Sunday, December 7, 2008

An Epic Romance, It Is Not...

Last night I went to a holiday party and got drunk with a bunch of my favourite people (Hey there W, how are you feeling today?). I came home, decidedly intoxicated and high on good company and lots and lots of carbs, and sent an email to Match Guy basically telling him that he needed to ask me out. How did I operate the keyboard in my completely obliterated state? No idea.

Lo and behold, this morning (nearly afternoon) he began bombarding me with texts--which included mocking me for needing to nap away my hangover, which really wasn't fair. Nobody would have wanted to be around me before that nap, least of all me.

Anyhow, I napped, showered, and headed into the city to meet up with him.

And it was...

Okay.

The jury is still very much out, though I think they are leaning toward "No Go."

I feel like I have to try too hard around him. I mean, I know that I'm smart and witty and entertaining, but it's like there was this constant pressure to be all three at once--which is fucking exhausting, btw--and when I slipped for a moment I felt like I was undergoing the third degree.

As I rode the subway home, I took a moment to step outside myself... and I immediately realized that the look on my face was not that of a girl who had just had a great date.

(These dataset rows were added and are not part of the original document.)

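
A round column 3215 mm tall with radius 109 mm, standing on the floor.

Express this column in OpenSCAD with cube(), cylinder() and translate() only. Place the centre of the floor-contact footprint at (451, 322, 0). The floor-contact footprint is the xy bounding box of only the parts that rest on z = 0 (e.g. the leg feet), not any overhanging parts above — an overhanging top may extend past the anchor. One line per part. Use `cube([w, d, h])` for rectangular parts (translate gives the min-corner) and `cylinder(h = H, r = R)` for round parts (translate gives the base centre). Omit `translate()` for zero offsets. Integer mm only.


translate([451, 322, 0]) cylinder(h = 3215, r = 109);


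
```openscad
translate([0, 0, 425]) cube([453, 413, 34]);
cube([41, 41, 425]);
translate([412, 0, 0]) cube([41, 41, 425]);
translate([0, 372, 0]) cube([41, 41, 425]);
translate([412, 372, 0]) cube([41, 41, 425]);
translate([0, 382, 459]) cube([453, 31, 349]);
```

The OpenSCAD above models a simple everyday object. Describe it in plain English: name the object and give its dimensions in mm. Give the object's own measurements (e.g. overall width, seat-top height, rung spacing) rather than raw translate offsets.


A chair. The seat is a 453×413×34 mm slab with its top at z = 459 mm, on four 41×41 mm corner legs (flush with the seat edges, standing on z = 0). A flat backrest 31 mm thick, 349 mm tall, spans the full seat width and rises from the seat top along its +y edge, rear face flush with the rear of the seat.


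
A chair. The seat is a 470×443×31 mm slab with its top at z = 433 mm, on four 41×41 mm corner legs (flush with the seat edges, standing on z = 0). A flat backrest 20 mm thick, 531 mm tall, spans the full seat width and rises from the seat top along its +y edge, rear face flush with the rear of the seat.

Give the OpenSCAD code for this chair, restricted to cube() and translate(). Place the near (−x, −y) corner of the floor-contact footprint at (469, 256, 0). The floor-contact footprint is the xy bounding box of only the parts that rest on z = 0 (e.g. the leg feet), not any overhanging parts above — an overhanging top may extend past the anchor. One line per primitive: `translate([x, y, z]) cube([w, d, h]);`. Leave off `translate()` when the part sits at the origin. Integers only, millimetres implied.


translate([469, 256, 402]) cube([470, 443, 31]);
translate([469, 256, 0]) cube([41, 41, 402]);
translate([898, 256, 0]) cube([41, 41, 402]);
translate([469, 658, 0]) cube([41, 41, 402]);
translate([898, 658, 0]) cube([41, 41, 402]);
translate([469, 679, 433]) cube([470, 20, 531]);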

Furrowed brow and pursed lips ≠ Butterflies and rainbows

However, it wasn't terrible. I didn't make up an excuse about needing to get home before dark so I didn't get raped (yes, I've used that one before). And while he's not a great kisser, when I let him bite my neck (long story) I kinda wanted to rip my clothes off right there.

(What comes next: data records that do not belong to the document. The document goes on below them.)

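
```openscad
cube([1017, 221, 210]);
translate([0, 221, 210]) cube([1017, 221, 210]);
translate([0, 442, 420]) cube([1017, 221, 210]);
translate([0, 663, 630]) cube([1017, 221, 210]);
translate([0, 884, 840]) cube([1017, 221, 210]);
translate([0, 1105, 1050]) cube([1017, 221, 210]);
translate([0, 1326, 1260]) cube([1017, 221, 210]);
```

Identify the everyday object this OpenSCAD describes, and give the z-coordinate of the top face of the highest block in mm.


A staircase. The total rise is 1470 mm.

7 identical blocks, each offset up and back from the previous — a staircase. Each step is 210 mm tall and there are 7 of them, so the total rise is 7 × 210 = 1470 mm.


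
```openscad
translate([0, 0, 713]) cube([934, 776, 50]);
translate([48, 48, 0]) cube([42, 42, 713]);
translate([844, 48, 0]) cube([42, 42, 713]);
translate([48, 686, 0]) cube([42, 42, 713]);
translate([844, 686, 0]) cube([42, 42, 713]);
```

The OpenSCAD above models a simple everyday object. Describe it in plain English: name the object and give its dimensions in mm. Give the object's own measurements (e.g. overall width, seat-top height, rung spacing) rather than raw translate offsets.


A table: top 934 mm (x) × 776 mm (y), 50 mm thick, upper face at z = 763 mm, on four 42×42 mm square legs, each inset 48 mm from the nearest pair of top edges from z = 0 to the bottom of the top.


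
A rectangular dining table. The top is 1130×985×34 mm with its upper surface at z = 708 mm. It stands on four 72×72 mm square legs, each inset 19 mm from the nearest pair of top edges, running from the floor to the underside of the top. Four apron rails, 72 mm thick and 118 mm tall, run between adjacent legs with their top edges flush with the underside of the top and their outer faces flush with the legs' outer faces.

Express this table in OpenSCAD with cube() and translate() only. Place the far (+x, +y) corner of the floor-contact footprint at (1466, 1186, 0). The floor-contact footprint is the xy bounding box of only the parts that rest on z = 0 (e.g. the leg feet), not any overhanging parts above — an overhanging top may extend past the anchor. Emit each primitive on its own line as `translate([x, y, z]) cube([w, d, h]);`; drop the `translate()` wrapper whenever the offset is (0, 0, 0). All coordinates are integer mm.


translate([355, 220, 674]) cube([1130, 985, 34]);
translate([374, 239, 0]) cube([72, 72, 674]);
translate([1394, 239, 0]) cube([72, 72, 674]);
translate([374, 1114, 0]) cube([72, 72, 674]);
translate([1394, 1114, 0]) cube([72, 72, 674]);
translate([446, 239, 556]) cube([948, 72, 118]);
translate([446, 1114, 556]) cube([948, 72, 118]);
translate([374, 311, 556]) cube([72, 803, 118]);
translate([1394, 311, 556]) cube([72, 803, 118]);


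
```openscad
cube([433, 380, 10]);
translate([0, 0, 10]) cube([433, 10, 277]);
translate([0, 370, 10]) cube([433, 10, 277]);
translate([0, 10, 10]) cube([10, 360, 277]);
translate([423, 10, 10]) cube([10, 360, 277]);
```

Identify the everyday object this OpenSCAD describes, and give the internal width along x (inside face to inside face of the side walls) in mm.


An open box. The internal width is 413 mm.

A 433×380 base slab with four walls standing on it — an open box. The base is 433 mm wide and the walls are 10 mm thick, so the internal width is 433 − 2 × 10 = 413 mm.


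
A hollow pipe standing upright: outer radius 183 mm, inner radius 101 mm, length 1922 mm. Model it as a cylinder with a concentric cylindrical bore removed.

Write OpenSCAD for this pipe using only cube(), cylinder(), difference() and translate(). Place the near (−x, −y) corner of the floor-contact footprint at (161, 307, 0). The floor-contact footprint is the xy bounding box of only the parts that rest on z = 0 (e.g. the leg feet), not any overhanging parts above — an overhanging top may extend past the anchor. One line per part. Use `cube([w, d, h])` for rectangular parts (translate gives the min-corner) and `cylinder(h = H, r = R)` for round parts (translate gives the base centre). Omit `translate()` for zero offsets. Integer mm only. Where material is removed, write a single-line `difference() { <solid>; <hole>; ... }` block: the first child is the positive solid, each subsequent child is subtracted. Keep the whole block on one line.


difference() { translate([344, 490, 0]) cylinder(h = 1922, r = 183); translate([344, 490, 0]) cylinder(h = 1922, r = 101); }


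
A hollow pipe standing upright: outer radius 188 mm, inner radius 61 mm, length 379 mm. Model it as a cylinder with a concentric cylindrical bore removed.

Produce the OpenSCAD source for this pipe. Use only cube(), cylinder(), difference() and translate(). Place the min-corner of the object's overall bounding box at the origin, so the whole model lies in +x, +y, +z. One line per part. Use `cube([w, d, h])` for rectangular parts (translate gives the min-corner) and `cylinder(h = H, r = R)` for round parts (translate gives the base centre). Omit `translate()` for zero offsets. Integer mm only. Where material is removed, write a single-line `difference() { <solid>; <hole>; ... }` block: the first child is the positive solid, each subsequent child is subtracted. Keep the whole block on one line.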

Considering that I'd love to have sex again before the end of 2008, that might merit a second date for further investigation.

3 comments:

Eleni Zoe said...

I guess they're not all going to be great romances. Sigh.

But doesn't mean the ride can't be fun. ;)

Princess Pointful said...

Hmmm... investigation sounds worthy. It can be good to go into something with no expectations, at least, as long as you are clear in your own mind!

amy said...

I think you need to go out again. Not hungover. (That could very well be the reason you felt you had to try so hard--because you *weren't* yourself due to feeling like crap ... *And* it was the first time you met! That's hard on everyone.) C'mon! Go for it. What have you got to lose?